Though relatively progressive, some of their research was strongly influenced by social Darwinist theories. In Southeast Asia, for example, the operating assumption was that the region was a blank slate till the “more civilized” Indians came along. Consider, for example, Hendrik Kern’s writings on the subject: “The Hindus have freely given all their knowledge…to the natives and in so doing they have laid the foundation to a great literature and…art.”
One of the more chauvinistic voices was R. C. Majumdar, who conjured a hyper-nationalist history of an Indian Golden Age, when Southeast Asian nations were Indian colonies. But unlike the European imperialists, the Indians came in peace and the natives “cheerfully submitted to their foreign masters.”
To Indian nationalists fed the dominant British narrative of a depraved and uncivilised India, it was only too tempting to fall for this idealized past. Jawaharlal Nehru, India’s first prime minister, wrote of his delight when he first read about ancient India’s links to Vietnam, Cambodia and Indonesia. Romantic visions of a pan-Asian future with India at its spiritual center soon came up against unpleasant realities, however.
The first was that despite the rhetoric of common feeling, contemporary India actually had very little person-to-person contact with other Asian nations.
Second, Japan, one of the most vocal proponents of pan-Asianism, was revealing itself to be increasingly imperialist.
Third, in China, a country with which the Indian nationalists had expressed a special solidarity, the Guomindang appeared to have aligned with the European capitalists.

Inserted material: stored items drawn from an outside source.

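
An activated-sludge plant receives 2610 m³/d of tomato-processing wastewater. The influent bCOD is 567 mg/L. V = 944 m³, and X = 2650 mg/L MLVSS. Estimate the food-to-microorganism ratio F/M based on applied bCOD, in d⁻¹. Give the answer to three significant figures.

F/M ≈ 0.592 d⁻¹

Food-to-microorganism ratio F/M = Q S₀ / (V X) = 2610 × 567 / (944.0 × 2650) = 0.5916 d⁻¹.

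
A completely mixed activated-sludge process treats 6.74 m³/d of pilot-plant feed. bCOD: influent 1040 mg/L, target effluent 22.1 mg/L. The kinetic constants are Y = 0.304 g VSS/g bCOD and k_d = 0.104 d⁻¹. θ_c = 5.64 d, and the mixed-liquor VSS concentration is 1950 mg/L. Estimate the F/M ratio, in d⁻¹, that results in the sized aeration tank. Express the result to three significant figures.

F/M ≈ 0.945 d⁻¹

Rearranging the biomass balance for a CMAS with decay, V = Y·Q·ΔS·θ_c / [X·(1+k_d θ_c)] = 0.304 × 6.74 × (1040 − 22.1) × 5.64 / [1950 × (1 + 0.104 × 5.64)] = 1.18×10^4 / 3094 = 3.802 m³.
F/M = applied load / biomass = Q·S₀/(V·X) = 6.74 × 1040 / (3.802 × 1950) = 0.9454 d⁻¹.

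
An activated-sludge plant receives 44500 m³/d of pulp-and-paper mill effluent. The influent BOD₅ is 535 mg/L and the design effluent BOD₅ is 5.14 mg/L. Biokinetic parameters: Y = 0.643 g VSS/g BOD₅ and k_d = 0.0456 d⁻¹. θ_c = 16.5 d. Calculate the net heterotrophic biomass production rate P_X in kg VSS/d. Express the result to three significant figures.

The observed yield is Y_obs = Y/(1 + k_d·θ_c) = 0.643 / (1 + 0.0456 × 16.5) = 0.643 / 1.752 = 0.3669 g VSS per g BOD₅ removed.
Q·(S₀ − S) = 44500 × (535 − 5.14) × 10⁻³ = 23579 kg/d removed.
Net biomass production P_X = Y_obs × Q·(S₀ − S) = 0.3669 × 23579 = 8652 kg VSS/d.

P_X ≈ 8650 kg VSS/d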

Fourth, anti-Indian feeling in what were then Burma, Ceylon and Malaya, was rising based on a fear of being overwhelmed by excessive Indian immigration.
Given its long flirtation with pan-Asianism, independent India was reluctant to abandon its ideals. Pan-Asianist thought formed the basis for much of Indian foreign policy in the initial decades of independence. Again, Nehru asked if it were not “natural” that the countries of Asia should form some sort of permanent organization to promote common goals. Again, he positioned India at the moral center of any such movement.
The nail in the coffin for Nehru’s pan-Asian dreams, however, was the Sino-Indian war of 1962, which gave lie to the myth of Sino-Indian friendship.
On the Indian side, the letdown was immense. The unfortunate outcome was that for a long time following the collapse of the early pan-Asian visions, the Indian foreign policy establishment refused to look eastward at all.
That changed in the early Nineties, when with the rise of a muscular Hindu nationalism, interest in India’s links with the East was revived. Some of the rhetoric echoed R.C. Majumdar’s.
Nonetheless, current Indian policy in the East, though it may have roots in a partial fantasy, has shown a markedly practical bent. Perhaps having learnt its lesson, India is now focused less on positioning itself as a spiritual leader in Asia and working harder to build effective alliances with its Asian neighbours.
Sources:
Kwa Chong-Guan in Early Southeast Asia Viewed from India: An Anthology of Articles from the Journal of the Greater India Society, 2013.
Hendrik Kern in "De Invloed der Indische Beschaving op Java en Omliggende Eilanden," Verspreide Geschriften, 1928.
Ramesh Chandra Majumdar in Ancient Indian Colonies in the Far East, vol. 1: Champa, 1927.
T.A. Keenleyside in "Nationalist Indian Attitudes Towards Asia: A Troublesome Legacy for Post-Independence Indian Foreign Policy," Pacific Affairs, 1982.